Built on go-zero, so the concurrency model is well-tested rather than hand-rolled. The config exposes the right knobs — separate tuning for Kafka connections, consumer goroutines, and processor goroutines means you can actually match it to your partition count and CPU topology. Single binary deployment is a real operational win over Logstash's JVM dependency chain. The 5x throughput claim is plausible given Go vs JVM startup and GC characteristics, and the benchmark numbers (150k/s) are specific enough to be useful.

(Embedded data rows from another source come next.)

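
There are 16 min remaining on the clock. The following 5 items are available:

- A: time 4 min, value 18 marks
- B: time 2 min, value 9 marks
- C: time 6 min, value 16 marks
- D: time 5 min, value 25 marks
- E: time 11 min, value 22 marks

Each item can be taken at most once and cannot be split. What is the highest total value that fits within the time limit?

Check high-value combinations within 16 min:
- A+C+D: time 4+6+5=15, value 18+16+25=59
- A+B+D: time 4+2+5=11, value 18+9+25=52
- B+C+D: time 2+6+5=13, value 9+16+25=50
- D+E: time 5+11=16, value 25+22=47
- A+D: time 4+5=9, value 18+25=43
Best: 59 marks.

59 marks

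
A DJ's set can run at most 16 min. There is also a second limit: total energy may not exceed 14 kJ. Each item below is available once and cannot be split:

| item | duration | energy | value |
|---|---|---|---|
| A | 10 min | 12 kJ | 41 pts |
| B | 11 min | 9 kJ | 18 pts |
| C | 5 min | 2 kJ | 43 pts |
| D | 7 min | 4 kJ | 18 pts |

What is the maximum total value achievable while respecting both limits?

84 pts

Feasible sets respecting both limits:
- A+C: duration 15, energy 14, value 84
- B+C: duration 16, energy 11, value 61
- C+D: duration 12, energy 6, value 61
Best: 84 pts.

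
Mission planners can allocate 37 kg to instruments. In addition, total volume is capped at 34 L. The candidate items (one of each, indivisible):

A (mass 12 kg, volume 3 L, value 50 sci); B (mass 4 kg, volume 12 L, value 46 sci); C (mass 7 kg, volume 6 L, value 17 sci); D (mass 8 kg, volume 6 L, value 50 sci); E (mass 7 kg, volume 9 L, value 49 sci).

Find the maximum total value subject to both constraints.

Feasible sets respecting both limits:
- A+B+D+E: mass 31, volume 30, value 195
- A+C+D+E: mass 34, volume 24, value 166
- A+B+C+D: mass 31, volume 27, value 163
Best: 195 sci.

195 sci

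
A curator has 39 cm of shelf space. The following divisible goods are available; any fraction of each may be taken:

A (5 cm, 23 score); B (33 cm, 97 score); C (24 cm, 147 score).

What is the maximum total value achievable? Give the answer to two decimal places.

Take in order of value per unit:
- C (147/24 per unit): all 24 → value 147, running total 147.00
- A (23/5 per unit): all 5 → value 23, running total 170.00
- B (97/33 per unit): 10 of 33 → value 10×97/33 = 29.3939, running total 199.39
Total 199.39.

199.39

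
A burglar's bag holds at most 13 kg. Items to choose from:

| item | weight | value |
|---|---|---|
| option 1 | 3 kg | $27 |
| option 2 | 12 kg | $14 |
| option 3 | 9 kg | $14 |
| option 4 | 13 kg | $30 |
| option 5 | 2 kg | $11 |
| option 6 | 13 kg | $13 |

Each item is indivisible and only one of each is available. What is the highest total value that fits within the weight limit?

Check high-value combinations within 13 kg:
- option 1+option 3: weight 3+9=12, value 27+14=41
- option 1+option 5: weight 3+2=5, value 27+11=38
- option 4: weight 13, value 30
- option 1: weight 3, value 27
Best: $41.

$41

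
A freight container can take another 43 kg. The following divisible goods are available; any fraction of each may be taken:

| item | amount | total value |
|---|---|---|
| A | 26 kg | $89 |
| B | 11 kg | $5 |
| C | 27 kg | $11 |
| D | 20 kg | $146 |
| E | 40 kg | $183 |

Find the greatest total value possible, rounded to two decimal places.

Take in order of value per unit:
- D (146/20 per unit): all 20 → value 146, running total 146.00
- E (183/40 per unit): 23 of 40 → value 23×183/40 = 105.2250, running total 251.23
Total 251.23.

251.23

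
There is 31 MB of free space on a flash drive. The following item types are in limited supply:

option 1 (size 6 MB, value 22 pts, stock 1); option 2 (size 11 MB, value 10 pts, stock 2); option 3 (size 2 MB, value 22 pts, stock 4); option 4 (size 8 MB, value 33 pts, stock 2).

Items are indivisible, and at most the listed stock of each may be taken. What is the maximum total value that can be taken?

Top feasible selections:
- 1×option 1 + 4×option 3 + 2×option 4: size 30, value 176
- 4×option 3 + 2×option 4: size 24, value 154
Best: 176 pts.

176 pts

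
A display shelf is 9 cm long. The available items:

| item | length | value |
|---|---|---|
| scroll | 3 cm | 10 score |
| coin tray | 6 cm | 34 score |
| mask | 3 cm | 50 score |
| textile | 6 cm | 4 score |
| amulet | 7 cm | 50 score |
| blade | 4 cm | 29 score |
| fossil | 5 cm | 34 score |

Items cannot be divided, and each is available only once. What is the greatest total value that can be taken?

84 score

This is a 0/1 knapsack; check combinations near the capacity.
- mask+fossil: length 3+5=8, value 50+34=84
- coin tray+mask: length 6+3=9, value 34+50=84
- mask+blade: length 3+4=7, value 50+29=79
Best: 84 score.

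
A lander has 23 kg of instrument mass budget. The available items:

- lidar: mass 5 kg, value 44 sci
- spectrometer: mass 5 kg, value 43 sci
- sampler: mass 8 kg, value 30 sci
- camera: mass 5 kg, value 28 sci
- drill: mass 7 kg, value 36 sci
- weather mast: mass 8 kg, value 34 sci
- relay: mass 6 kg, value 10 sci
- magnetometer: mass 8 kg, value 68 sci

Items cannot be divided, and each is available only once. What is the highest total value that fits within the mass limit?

Check high-value combinations within 23 kg:
- lidar+spectrometer+camera+magnetometer: mass 5+5+5+8=23, value 44+43+28+68=183
- lidar+spectrometer+magnetometer: mass 5+5+8=18, value 44+43+68=155
- lidar+spectrometer+camera+drill: mass 5+5+5+7=22, value 44+43+28+36=151
- lidar+spectrometer+camera+weather mast: mass 5+5+5+8=23, value 44+43+28+34=149
Best: 183 sci.

183 sci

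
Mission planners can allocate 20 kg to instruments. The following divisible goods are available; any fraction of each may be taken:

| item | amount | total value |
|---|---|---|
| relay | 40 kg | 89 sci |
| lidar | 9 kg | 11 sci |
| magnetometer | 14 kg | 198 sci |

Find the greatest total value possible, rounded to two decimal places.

Take in order of value per unit:
- magnetometer (198/14 per unit): all 14 → value 198, running total 198.00
- relay (89/40 per unit): 6 of 40 → value 6×89/40 = 13.3500, running total 211.35
Total 211.35.

211.35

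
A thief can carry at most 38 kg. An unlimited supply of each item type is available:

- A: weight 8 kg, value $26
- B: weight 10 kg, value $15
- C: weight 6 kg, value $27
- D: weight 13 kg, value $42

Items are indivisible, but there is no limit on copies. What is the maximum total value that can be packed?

Best value-per-unit is C at 27/6, and filling with it alone uses weight 6×6=36. No mix of the others beats 6×27 = 162.

$162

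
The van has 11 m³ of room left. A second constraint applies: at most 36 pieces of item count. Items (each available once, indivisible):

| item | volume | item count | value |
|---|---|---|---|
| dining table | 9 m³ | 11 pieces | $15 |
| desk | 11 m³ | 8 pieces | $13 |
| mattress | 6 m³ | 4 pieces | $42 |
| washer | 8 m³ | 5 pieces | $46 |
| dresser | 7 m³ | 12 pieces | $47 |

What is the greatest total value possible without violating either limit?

Feasible sets respecting both limits:
- dresser: volume 7, item count 12, value 47
- washer: volume 8, item count 5, value 46
- mattress: volume 6, item count 4, value 42
Best: $47.

$47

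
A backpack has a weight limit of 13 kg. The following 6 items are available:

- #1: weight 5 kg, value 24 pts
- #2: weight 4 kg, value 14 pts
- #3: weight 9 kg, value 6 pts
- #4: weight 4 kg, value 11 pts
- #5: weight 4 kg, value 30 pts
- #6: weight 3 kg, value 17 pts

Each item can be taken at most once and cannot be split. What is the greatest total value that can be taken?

71 pts

Check high-value combinations within 13 kg:
- #1+#5+#6: weight 5+4+3=12, value 24+30+17=71
- #1+#2+#5: weight 5+4+4=13, value 24+14+30=68
- #1+#4+#5: weight 5+4+4=13, value 24+11+30=65
Best: 71 pts.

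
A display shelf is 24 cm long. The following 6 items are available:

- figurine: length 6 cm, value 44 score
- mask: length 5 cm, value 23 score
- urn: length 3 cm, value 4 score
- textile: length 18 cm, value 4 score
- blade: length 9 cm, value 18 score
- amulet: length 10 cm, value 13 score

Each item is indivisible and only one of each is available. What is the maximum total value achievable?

Check high-value combinations within 24 cm:
- figurine+mask+urn+blade: length 6+5+3+9=23, value 44+23+4+18=89
- figurine+mask+blade: length 6+5+9=20, value 44+23+18=85
- figurine+mask+urn+amulet: length 6+5+3+10=24, value 44+23+4+13=84
- figurine+mask+amulet: length 6+5+10=21, value 44+23+13=80
- figurine+mask+urn: length 6+5+3=14, value 44+23+4=71
Best: 89 score.

89 score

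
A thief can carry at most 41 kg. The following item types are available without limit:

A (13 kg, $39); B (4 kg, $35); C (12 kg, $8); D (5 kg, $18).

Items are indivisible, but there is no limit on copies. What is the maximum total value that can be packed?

$350

Best value-per-unit is B at 35/4, and filling with it alone uses weight 10×4=40. No mix of the others beats 10×35 = 350.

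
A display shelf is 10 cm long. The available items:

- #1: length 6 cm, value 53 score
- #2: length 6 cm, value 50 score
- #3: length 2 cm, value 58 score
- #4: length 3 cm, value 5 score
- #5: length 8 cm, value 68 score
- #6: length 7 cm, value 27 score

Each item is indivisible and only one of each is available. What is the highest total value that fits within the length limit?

Check high-value combinations within 10 cm:
- #3+#5: length 2+8=10, value 58+68=126
- #1+#3: length 6+2=8, value 53+58=111
- #2+#3: length 6+2=8, value 50+58=108
- #3+#6: length 2+7=9, value 58+27=85
- #5: length 8, value 68
Best: 126 score.

126 score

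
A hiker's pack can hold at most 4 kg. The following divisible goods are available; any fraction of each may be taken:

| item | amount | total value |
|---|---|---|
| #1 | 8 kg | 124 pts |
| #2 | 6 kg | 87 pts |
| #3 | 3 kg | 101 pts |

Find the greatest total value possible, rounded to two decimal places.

Take in order of value per unit:
- #3 (101/3 per unit): all 3 → value 101, running total 101.00
- #1 (124/8 per unit): 1 of 8 → value 1×124/8 = 15.5000, running total 116.50
Total 116.50.

116.50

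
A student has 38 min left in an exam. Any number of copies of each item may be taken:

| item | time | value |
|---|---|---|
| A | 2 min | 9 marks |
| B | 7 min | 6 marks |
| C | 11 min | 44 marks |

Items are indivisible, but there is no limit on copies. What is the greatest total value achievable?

171 marks

Best value-per-unit is A at 9/2, and filling with it alone uses time 19×2=38. No mix of the others beats 19×9 = 171.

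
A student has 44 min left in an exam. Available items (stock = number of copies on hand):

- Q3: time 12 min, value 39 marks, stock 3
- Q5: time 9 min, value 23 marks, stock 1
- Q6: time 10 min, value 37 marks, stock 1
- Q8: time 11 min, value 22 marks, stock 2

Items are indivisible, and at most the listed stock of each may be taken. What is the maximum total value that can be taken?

Top feasible selections:
- 2×Q3 + 1×Q5 + 1×Q6: time 43, value 138
- 2×Q3 + 1×Q5 + 1×Q8: time 44, value 123
Best: 138 marks.

138 marks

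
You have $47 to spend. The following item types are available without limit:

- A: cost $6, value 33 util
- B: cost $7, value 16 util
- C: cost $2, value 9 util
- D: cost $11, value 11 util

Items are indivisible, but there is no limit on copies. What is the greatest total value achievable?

249 util

Best value-per-unit is A at 33/6; filling with it alone gives 7×33 = 231.
Optimal mix: 7×A + 2×C → cost 46, value 249.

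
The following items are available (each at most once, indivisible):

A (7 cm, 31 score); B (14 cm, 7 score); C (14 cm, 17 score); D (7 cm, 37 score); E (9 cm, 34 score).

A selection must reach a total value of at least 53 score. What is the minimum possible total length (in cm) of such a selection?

14

Subsets with value ≥ 53, sorted by total length:
- A+D: length 14, value 68
- D+E: length 16, value 71
- A+E: length 16, value 65
- C+D: length 21, value 54
Minimum length: 14 cm.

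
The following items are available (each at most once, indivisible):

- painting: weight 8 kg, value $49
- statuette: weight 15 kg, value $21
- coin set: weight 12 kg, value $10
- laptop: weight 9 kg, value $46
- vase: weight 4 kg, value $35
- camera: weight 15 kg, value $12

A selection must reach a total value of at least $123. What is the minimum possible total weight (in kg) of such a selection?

Subsets with value ≥ 123, sorted by total weight:
- painting+laptop+vase: weight 21, value 130
- painting+coin set+laptop+vase: weight 33, value 140
- painting+statuette+laptop+vase: weight 36, value 151
Minimum weight: 21 kg.

21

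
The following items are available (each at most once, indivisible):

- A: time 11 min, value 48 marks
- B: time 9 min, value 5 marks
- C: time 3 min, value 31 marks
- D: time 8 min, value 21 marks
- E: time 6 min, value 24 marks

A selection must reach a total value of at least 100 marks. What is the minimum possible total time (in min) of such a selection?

20

Subsets with value ≥ 100, sorted by total time:
- A+C+E: time 20, value 103
- A+C+D: time 22, value 100
- A+C+D+E: time 28, value 124
- A+B+C+E: time 29, value 108
Minimum time: 20 min.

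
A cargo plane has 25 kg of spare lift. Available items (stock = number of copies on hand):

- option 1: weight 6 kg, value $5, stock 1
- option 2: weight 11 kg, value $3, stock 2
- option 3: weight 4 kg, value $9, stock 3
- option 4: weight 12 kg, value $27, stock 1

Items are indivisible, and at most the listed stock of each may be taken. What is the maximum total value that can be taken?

Best selections within weight 25 and stock limits:
- 3×option 3 + 1×option 4: weight 24, value 54
- 2×option 3 + 1×option 4: weight 20, value 45
Best: $54.

$54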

Filter primitives are extremely thin — drop, remove_field, transfer, and add URI field is the entire pipeline. There's no grok parsing, no date parsing, no mutate, no conditional branching beyond drop conditions. Anything more complex than stripping fields before writing to ES means you're preprocessing elsewhere or forking this. The codebase is small enough (six filter files) that it's essentially a weekend project dressed up as infrastructure, which means you own it the moment you hit an edge case. No dead-letter queue or poison-pill handling is visible, so a malformed message that breaks serialization is an interesting problem. Documentation is translated from Chinese and shows it — the Offset field docs say 'default is last' but the example config sets 'first', which is the kind of inconsistency that bites you at 3am.